Мальчик шмыгнул носом и всхлипнул.

– Я заблудился, – сказал он. – Там темно.

– О, бедный малыш! – Эстель протянула руку, чтобы дотронуться до него и, поколебавшись, взяла его тонкую ручонку. – Иди сюда. Зола ранит твои несчастные ножки.

Мальчик снова начал громко, с усердием, плакать.

– Он будет... бить... меня, – в три всхлипа сказал он. – Я заблудился.

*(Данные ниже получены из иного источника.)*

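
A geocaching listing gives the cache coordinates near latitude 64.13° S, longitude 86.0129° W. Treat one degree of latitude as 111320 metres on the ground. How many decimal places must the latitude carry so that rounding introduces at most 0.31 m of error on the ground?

6 decimal places

One degree of latitude covers 111320 m.
With N decimal places the half-ulp bound is 0.5·10⁻ᴺ°, or 0.5·10⁻ᴺ × 111320 m on the ground.
Setting 55660 × 10⁻ᴺ ≤ 0.31 gives 10ᴺ ≥ 1.795e+05, i.e. N ≥ 5.25.
N = 5 would give 0.557 m (too coarse); N = 6 gives 0.0557 m ≤ 0.31 m.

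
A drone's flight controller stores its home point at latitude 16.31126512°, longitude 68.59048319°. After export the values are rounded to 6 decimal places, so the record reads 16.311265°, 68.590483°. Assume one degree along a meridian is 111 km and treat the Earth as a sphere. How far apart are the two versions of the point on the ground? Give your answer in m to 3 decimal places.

Δlat = 16.31126512 − 16.311265 = +0.00000012°; Δlon = 68.59048319 − 68.590483 = +0.00000019°.
North–south shift: 0.00000012 × 111000 = 0.01332 m.
East–west at this latitude: 0.00000019° × 111000 × cos 16.3113° ≈ 0.00000019 × 106532 = 0.0202411 m.
Hypotenuse of the two orthogonal shifts: √(0.01332² + 0.0202411²) = 0.0242307 m.

0.024 m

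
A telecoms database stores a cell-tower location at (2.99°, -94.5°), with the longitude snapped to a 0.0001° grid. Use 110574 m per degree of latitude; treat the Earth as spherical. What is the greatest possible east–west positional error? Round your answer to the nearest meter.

6 meters

With a 0.0001° grid the true value lies within half a step, ±0.0001°/2 = ±5e-05°, of the stored one.
One degree of longitude at 2.99° is 110574 × cos 2.99° ≈ 110574 × 0.9986 = 110423 m.
East–west error: 5e-05° × 110423 m/° ≈ 5.52117 m.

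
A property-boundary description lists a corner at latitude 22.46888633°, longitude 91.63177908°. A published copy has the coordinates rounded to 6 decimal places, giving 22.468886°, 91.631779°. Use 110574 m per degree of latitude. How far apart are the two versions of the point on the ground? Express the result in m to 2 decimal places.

The latitude changed by +0.00000033° and the longitude by +0.00000008°.
North–south shift: 0.00000033 × 110574 = 0.0364894 m.
East–west at this latitude: 0.00000008° × 110574 × cos 22.4689° ≈ 0.00000008 × 102180 = 0.0081744 m.
Combined displacement = (0.0364894² + 0.0081744²)^½ ≈ 0.0373938 m.

0.04 m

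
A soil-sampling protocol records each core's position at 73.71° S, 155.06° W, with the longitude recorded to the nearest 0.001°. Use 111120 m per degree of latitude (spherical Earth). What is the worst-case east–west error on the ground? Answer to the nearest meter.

16 meters

Rounding to 3 decimal places leaves the longitude within ±0.0005° of the true value.
Parallels shrink by cos φ, so at 73.71° a degree of longitude is 111120 × 0.2805 ≈ 31169.1 m.
So at most 0.0005° × 31169.1 ≈ 15.5845 m east–west.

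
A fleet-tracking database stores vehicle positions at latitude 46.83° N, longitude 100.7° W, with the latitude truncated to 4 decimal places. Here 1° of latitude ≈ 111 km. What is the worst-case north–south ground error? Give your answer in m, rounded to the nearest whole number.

Truncating at 4 decimal places can drop up to a full unit in the last place, so the latitude may be off by as much as 0.0001°.
Along the meridian that is 0.0001° × 111000 m/° = 11.1 m.

11 m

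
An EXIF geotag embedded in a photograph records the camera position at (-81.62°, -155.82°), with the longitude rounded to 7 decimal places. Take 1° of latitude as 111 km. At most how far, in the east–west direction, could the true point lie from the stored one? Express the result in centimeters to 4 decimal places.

0.0809 centimeters

Rounding to 7 decimal places leaves the longitude within ±5e-08° of the true value.
One degree of longitude at 81.62° is 111000 × cos 81.62° ≈ 111000 × 0.1457 = 16176.9 m.
Maximum E–W displacement: 5e-08 × 16176.9 = 0.000808844 m.
That is 0.000808844 m = 0.080884 cm.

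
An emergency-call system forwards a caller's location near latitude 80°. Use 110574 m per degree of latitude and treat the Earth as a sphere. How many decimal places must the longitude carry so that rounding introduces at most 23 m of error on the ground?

At 80° one degree of longitude covers 110574 × cos 80° ≈ 110574 × 0.1736 ≈ 19201 m.
N decimal places → at most half a unit in the last place, 0.5 × 10⁻ᴺ° = 19201/2 × 10⁻ᴺ m.
Setting 9600.49 × 10⁻ᴺ ≤ 23 gives 10ᴺ ≥ 417.4, i.e. N ≥ 2.62.
N = 2 would give 96 m (too coarse); N = 3 gives 9.6 m ≤ 23 m.

3 decimal places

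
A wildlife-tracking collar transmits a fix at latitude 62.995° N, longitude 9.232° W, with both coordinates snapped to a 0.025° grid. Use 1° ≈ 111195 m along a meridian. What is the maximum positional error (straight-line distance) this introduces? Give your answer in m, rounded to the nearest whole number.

1527 m

With a 0.025° grid the true value lies within half a step, ±0.025°/2 = ±0.0125°, of the stored one.
Latitude error → 0.0125 × 111195 = 1389.94 m along the meridian.
East–west component at 62.995°: 0.0125° × 111195 × cos 62.995° ≈ 0.0125 × 50490.1 ≈ 631.126 m.
Combining orthogonally: (1389.94² + 631.126²)^½ ≈ 1526.51 m.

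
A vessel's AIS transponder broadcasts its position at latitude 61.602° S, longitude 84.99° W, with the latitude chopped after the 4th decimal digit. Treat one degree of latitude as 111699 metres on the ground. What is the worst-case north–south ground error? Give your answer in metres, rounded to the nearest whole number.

Truncating at 4 decimal places can drop up to a full unit in the last place, so the latitude may be off by as much as 0.0001°.
North–south distance: 0.0001° × 111699 m/° = 11.1699 m.

11 metres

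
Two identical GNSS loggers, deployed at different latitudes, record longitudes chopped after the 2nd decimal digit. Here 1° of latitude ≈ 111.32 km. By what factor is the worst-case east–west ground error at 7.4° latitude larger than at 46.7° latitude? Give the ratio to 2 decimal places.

Truncating at 2 decimal places can drop up to a full unit in the last place, so the longitude may be off by as much as 0.01°.
Error at 7.4° = 0.01° × 111320 × cos 7.4° ≈ 1113.2 × 0.9917 = 1103.9 m.
At 46.7°: 0.01° × 111320 × cos 46.7° = 0.01 × 111320 × 0.6858 ≈ 763.45 m.
Ratio: 1103.9 / 763.45 = cos 7.4° / cos 46.7° ≈ 1.4460.

1.45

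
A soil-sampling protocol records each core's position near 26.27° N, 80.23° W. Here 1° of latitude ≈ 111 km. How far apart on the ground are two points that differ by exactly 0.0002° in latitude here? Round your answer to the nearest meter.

Along a meridian 0.0002° is 0.0002 × 111000 = 22.2 m.

22 meters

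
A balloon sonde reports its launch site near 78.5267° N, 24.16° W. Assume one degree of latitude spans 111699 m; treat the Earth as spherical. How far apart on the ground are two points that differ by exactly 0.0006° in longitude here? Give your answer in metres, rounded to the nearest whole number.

0.0006° of longitude at 78.5267° is 0.0006 × 111699 × cos 78.5267° ≈ 0.0006 × 22218.2 = 13.3309 m.

13 metres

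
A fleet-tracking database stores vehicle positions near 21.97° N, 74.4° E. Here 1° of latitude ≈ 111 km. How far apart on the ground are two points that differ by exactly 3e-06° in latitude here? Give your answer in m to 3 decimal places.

3e-06° × 111000 m/° = 0.333 m.

0.333 m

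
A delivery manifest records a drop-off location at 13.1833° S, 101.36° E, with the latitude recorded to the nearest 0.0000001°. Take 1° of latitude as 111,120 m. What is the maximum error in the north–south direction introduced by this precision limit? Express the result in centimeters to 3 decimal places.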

– Он не будет бить тебя, – уверила его Эстель с негодованием, беря вторую ручонку своей свободной рукой и помогая ему выйти на ковер. «Кожа да кости», – ужаснулась Эстель. Ведь это просто испуганный полуголодный малыш. – Он, конечно, не будет бить тебя. Я прослежу за этим. Как тебя зовут?

– Н-Ники, миссис, – сказал мальчик, опустив голову, заводя одну ногу за другую, и громко шмыгнул носом.

– Ники, – она протянула руку и хотела погладить его волосы на макушке. Но они были жесткими от грязи. – Ники, когда ты в последний раз ел?

Ребенок опять залился слезами.

– Ты ел сегодня? – опять спросила она.

Он передернул плечами, покачнулся на ноге и что-то пробормотал.

– Что? – переспросила она. Эстель опустилась на колени, изучая его лицо. – Ты ел?

– Я не знаю, миссис, – ответил мальчик, опустив подбородок на худую грудь. Он тыльной стороной ладони вытер мокрый нос.

– Разве твой хозяин не давал тебе чего-нибудь поесть этим утром? – выспрашивала она.

– Я не должен стать жирным, – ответил он, и новые рыдания вырвались из него пуще прежних. – Я так хочу есть.